EX: mon ami (mijn mannelijke vriend) mon amie (mijn vrouwelijke vriend)

LES ADJECTIFS DÉMONSTRATIFS (AANWIJZENDE BIJVOEGLIJKE NAAMWOORDEN)

Aanwijzende bijvoeglijke naamwoorden worden gebruikt om een voorwerp specifiek aan te duiden als "dit" of "dat". Ze worden gebruikt in plaats van lidwoorden, maar ze moeten ook overeenkomen in geslacht en aantal met de zelfstandige naamwoorden die ze aanduiden.

mannelijk enkelvoud vrouwelijk enkelvoud mannelijk voor een klinker meervoud
ce cette cet ces

Ce tee-shirt est plus jolie que cette chemise.

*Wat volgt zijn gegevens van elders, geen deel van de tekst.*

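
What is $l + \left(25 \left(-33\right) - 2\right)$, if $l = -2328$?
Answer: $-3155$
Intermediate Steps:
$l + \left(25 \left(-33\right) - 2\right) = -2328 + \left(25 \left(-33\right) - 2\right) = -2328 - 827 = -3155$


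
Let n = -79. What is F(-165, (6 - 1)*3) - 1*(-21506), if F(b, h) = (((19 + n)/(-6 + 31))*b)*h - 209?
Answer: 27237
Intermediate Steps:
F(b, h) = -209 - 12*b*h/5 (F(b, h) = (((19 - 79)/(-6 + 31))*b)*h - 209 = ((-60/25)*b)*h - 209 = ((-60*1/25)*b)*h - 209 = (-12*b/5)*h - 209 = -12*b*h/5 - 209 = -209 - 12*b*h/5)
F(-165, (6 - 1)*3) - 1*(-21506) = (-209 - 12/5*(-165)*(6 - 1)*3) - 1*(-21506) = (-209 - 12/5*(-165)*5*3) + 21506 = (-209 - 12/5*(-165)*15) + 21506 = (-209 + 5940) + 21506 = 5731 + 21506 = 27237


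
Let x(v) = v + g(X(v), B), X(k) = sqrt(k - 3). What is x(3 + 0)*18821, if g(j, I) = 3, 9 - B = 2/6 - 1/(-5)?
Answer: 112926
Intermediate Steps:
B = 127/15 (B = 9 - (2/6 - 1/(-5)) = 9 - (2*(1/6) - 1*(-1/5)) = 9 - (1/3 + 1/5) = 9 - 1*8/15 = 9 - 8/15 = 127/15 ≈ 8.4667)
X(k) = sqrt(-3 + k)
x(v) = 3 + v (x(v) = v + 3 = 3 + v)
x(3 + 0)*18821 = (3 + (3 + 0))*18821 = (3 + 3)*18821 = 6*18821 = 112926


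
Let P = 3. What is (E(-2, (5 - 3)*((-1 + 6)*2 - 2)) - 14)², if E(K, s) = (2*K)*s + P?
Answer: 5625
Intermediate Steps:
E(K, s) = 3 + 2*K*s (E(K, s) = (2*K)*s + 3 = 2*K*s + 3 = 3 + 2*K*s)
(E(-2, (5 - 3)*((-1 + 6)*2 - 2)) - 14)² = ((3 + 2*(-2)*((5 - 3)*((-1 + 6)*2 - 2))) - 14)² = ((3 + 2*(-2)*(2*(5*2 - 2))) - 14)² = ((3 + 2*(-2)*(2*(10 - 2))) - 14)² = ((3 + 2*(-2)*(2*8)) - 14)² = ((3 + 2*(-2)*16) - 14)² = ((3 - 64) - 14)² = (-61 - 14)² = (-75)² = 5625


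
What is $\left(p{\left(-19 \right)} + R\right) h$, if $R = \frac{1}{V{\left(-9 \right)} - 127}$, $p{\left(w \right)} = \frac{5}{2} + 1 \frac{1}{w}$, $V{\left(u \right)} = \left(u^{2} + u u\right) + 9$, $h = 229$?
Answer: $\frac{472885}{836} \approx 565.65$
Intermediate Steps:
$V{\left(u \right)} = 9 + 2 u^{2}$ ($V{\left(u \right)} = \left(u^{2} + u^{2}\right) + 9 = 2 u^{2} + 9 = 9 + 2 u^{2}$)
$p{\left(w \right)} = \frac{5}{2} + \frac{1}{w}$ ($p{\left(w \right)} = 5 \cdot \frac{1}{2} + \frac{1}{w} = \frac{5}{2} + \frac{1}{w}$)
$R = \frac{1}{44}$ ($R = \frac{1}{\left(9 + 2 \left(-9\right)^{2}\right) - 127} = \frac{1}{\left(9 + 2 \cdot 81\right) - 127} = \frac{1}{\left(9 + 162\right) - 127} = \frac{1}{171 - 127} = \frac{1}{44} \approx 0.022727$)
$\left(p{\left(-19 \right)} + R\right) h = \left(\left(\frac{5}{2} + \frac{1}{-19}\right) + \frac{1}{44}\right) 229 = \left(\left(\frac{5}{2} - \frac{1}{19}\right) + \frac{1}{44}\right) 229 = \left(\frac{93}{38} + \frac{1}{44}\right) 229 = \frac{2065}{836} \cdot 229 = \frac{472885}{836}$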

Ces enfants sont vraiment pourris gâtés!

Je n’aime pas beaucoup cet appartement.

U kunt -ci of -là toevoegen aan het einde van een zelfstandig naamwoord dat een aanwijzend bijvoeglijk naamwoord gebruikt om onderscheid te maken tussen twee dezelfde (of gelijksoortige) zelfstandige naamwoorden. Ze vertalen naar "hier" of "daar" en welke u gebruikt hangt af van de nabijheid van het voorwerp tot uw lichaam.

Préfères-tu ces sandales-ci ou ces sandales-là?
Heeft u liever deze sandalen (hier) of die (daar)?

Cette chaise-ci est plus confortable que cette chaise-là.
Deze stoel (hier) is comfortabeler dan die stoel (daar).

Je reste à cet hôtel-ci, pas cette maison-là.
Ik verblijf in dit hotel (hier), niet in dat huis (daar).